In any case, just comment std.hash.crc32 in the makefiles and remove the deprecation label in the top-level crc32 module (yes, really, it's not even in std...).

>
>>
>>> The table and the one line of code is also available as public
>>> domain code here:
>>> http://www.csbruce.com/~csbruce/software/crc32.c
>>>
>>> So I think it should be possible to change the license to boost?
>>
>> As long as the only parts that are left of the original with the
>> non-Boost license are publicly available, I don't see any reason why
>> we couldn't put a Boost license on the version. Ideally, we would
>> have _no_ licenses other than Boost in Phobos. The only reason that
>> we do is due to old D1 code when Walter was doing most of it and the
>> contributor situation was very different.
>>
> Great, I'll change that then :-)
>
>

-- 
Alex Rønne Petersen
alex@lycus.org
http://lycus.org


June 25, 2012
On 2012-06-25 12:24, Piotr Szturmaj wrote:
> Jonathan M Davis wrote:
>> On Monday, June 25, 2012 11:35:33 Johannes Pfau wrote:
>>> OK, so I understand std.util is probably not a good idea.
>>>
>>> So the candidates for the namespace are:
>>> * std.crypto.hash
>>> * std.checksum
>>> * std.crypto.hash and std.checksum
>>> * std.hash
>>>
>>> and the same with hash replaced by digest.
>>> So which one should we use?
>>
>> The previous discussions on this resulted in us going with std.hash.md5,
>> std.hash.sha1, and std.hash.crc32. I don't see any reason to change
>> that, and
>> crypto was specifically _not_ chosen, because crc32 isn't
>> cryptographically
>> sound.
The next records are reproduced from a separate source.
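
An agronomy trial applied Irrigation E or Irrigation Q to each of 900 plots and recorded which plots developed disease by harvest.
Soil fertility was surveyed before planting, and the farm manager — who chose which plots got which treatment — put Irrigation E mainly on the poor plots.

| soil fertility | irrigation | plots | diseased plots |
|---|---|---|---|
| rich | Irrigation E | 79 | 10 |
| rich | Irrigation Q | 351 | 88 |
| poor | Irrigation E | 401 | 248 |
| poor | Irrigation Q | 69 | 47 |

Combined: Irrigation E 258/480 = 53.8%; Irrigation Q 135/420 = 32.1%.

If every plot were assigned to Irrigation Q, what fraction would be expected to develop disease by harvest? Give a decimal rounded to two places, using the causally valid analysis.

0.48

The soil fertility-specific comparison favours Irrigation E throughout, but the pooled figures favour Irrigation Q. The question is whether to condition on soil fertility.
Soil fertility satisfies the back-door criterion: it is not a descendant of the irrigation, and it blocks the spurious path from irrigation to outcome. Adjusting for it (i.e., using the within-soil fertility rates) gives the causal effect.
Standardising Irrigation Q to the population soil fertility mix: 0.478·88/351 + 0.522·47/69 = 0.476.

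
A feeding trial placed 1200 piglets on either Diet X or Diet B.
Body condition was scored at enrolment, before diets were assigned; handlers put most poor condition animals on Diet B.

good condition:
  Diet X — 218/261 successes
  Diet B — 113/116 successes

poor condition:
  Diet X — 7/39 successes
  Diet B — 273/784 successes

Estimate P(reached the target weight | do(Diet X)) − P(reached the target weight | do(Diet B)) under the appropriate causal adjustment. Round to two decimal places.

-0.16

The stratified and pooled comparisons disagree (Diet B wins within each starting body condition; Diet X wins overall), so the answer turns on the causal role of starting body condition.
Nothing the diet does changes starting body condition; the imbalance is an allocation artefact. With starting body condition also predicting the outcome, the pooled figure is confounded, and the within-stratum comparison is the causal one.
Adjusting over the population distribution of starting body condition: 0.314·(0.835−0.974) + 0.686·(0.179−0.348) = -0.159.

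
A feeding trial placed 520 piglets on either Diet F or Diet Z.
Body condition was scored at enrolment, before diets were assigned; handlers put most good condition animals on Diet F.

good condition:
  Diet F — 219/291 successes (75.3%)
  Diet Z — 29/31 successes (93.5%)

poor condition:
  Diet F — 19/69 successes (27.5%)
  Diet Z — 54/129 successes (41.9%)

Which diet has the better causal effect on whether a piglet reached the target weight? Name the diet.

Since starting body condition is a pre-existing factor (not a product of the diet) and it affects the outcome on its own, it is a confounder. The stratified rates, not the pooled rate, identify the causal effect.
Within each level — good condition: 75.3% vs 93.5%; poor condition: 27.5% vs 41.9% — Diet Z is higher every time.

Diet Z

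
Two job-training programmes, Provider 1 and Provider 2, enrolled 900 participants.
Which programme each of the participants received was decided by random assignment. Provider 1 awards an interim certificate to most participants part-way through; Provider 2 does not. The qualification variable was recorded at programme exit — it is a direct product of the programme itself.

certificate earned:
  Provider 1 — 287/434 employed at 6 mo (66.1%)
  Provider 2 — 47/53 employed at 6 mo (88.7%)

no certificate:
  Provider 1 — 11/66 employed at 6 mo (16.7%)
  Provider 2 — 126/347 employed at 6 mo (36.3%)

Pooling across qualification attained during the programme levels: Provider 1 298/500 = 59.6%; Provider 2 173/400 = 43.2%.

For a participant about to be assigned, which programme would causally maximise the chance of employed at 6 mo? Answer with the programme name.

Provider 1

The qualification attained during the programme-specific comparison favours Provider 2 throughout, but the pooled figures favour Provider 1. The question is whether to condition on qualification attained during the programme.
Qualification attained during the programme is downstream of the programme. One should not condition on a consequence of treatment, so the overall rates are the right comparison.
Pooled: Provider 1 59.6% vs Provider 2 43.2%; Provider 1 is higher overall.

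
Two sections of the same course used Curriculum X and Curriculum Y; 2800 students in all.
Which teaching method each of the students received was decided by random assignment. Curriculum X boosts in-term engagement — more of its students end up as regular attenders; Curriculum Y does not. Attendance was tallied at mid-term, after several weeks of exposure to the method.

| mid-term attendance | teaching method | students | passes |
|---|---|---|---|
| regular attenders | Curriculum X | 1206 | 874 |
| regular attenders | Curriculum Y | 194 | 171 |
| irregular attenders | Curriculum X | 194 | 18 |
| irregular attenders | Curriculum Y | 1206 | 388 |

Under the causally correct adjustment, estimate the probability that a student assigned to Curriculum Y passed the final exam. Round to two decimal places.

The distribution of mid-term attendance is itself part of what the teaching method does — it is an intermediate outcome. Holding it fixed would remove that part of the effect; the total effect is the pooled difference.
So P(outcome | do(Curriculum Y)) is just the pooled rate for Curriculum Y: 559/1400 = 0.399.

0.40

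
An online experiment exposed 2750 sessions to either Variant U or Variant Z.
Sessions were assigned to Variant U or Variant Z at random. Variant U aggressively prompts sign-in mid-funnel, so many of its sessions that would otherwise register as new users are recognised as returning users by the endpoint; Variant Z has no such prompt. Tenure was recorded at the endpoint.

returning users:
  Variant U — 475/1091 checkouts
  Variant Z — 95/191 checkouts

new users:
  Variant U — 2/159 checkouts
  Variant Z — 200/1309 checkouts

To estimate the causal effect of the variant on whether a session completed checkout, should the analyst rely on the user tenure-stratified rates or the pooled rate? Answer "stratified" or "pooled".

pooled

User tenure is recorded after the variant and is itself shifted by it — it sits on the causal path from variant to outcome. Conditioning on a mediator would strip out part of the effect we want; the pooled comparison gives the total causal effect.
Pooled: Variant U 38.2% vs Variant Z 19.7%; Variant U is higher overall.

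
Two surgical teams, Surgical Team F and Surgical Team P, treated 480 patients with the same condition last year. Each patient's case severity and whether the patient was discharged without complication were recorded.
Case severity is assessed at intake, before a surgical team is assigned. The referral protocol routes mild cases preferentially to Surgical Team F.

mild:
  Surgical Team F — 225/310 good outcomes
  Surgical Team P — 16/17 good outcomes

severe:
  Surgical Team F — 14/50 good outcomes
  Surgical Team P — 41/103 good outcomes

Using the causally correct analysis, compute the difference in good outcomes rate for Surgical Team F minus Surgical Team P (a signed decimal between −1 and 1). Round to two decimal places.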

But std.hash encompasses things quite nicely, since they're all
>> hashes.
>
> IMHO crypto should be chosen because beside of hashes there are other
> cryptographic primitives (ciphers, PKI, MACs, etc.) and it would be nice
> to have them in one place. std.hash is too narrow because when std gets
> crypto there will be too many namespaces like std.ciphers, std.ssl,
> std.mac. All of them will nicely fit in std.crypto or similar.
>
> As you can see crypto isn't good candidate for checksums so another
> package std.checksum is proposed. Likewise mixing checksums and
> cryptographic hashes under one namespace (std.hash) isn't a right choice
> IMO.
>
> Having cryptographic primitives splitted to std.hash and std.crypto.*
> isn't a good choice either.

Can't we have two namespaces, one for checksums and one for the rest. Or one for cryptographically safe primitives and one for the rest.

Is there a general enough name to fit all these into one namespace?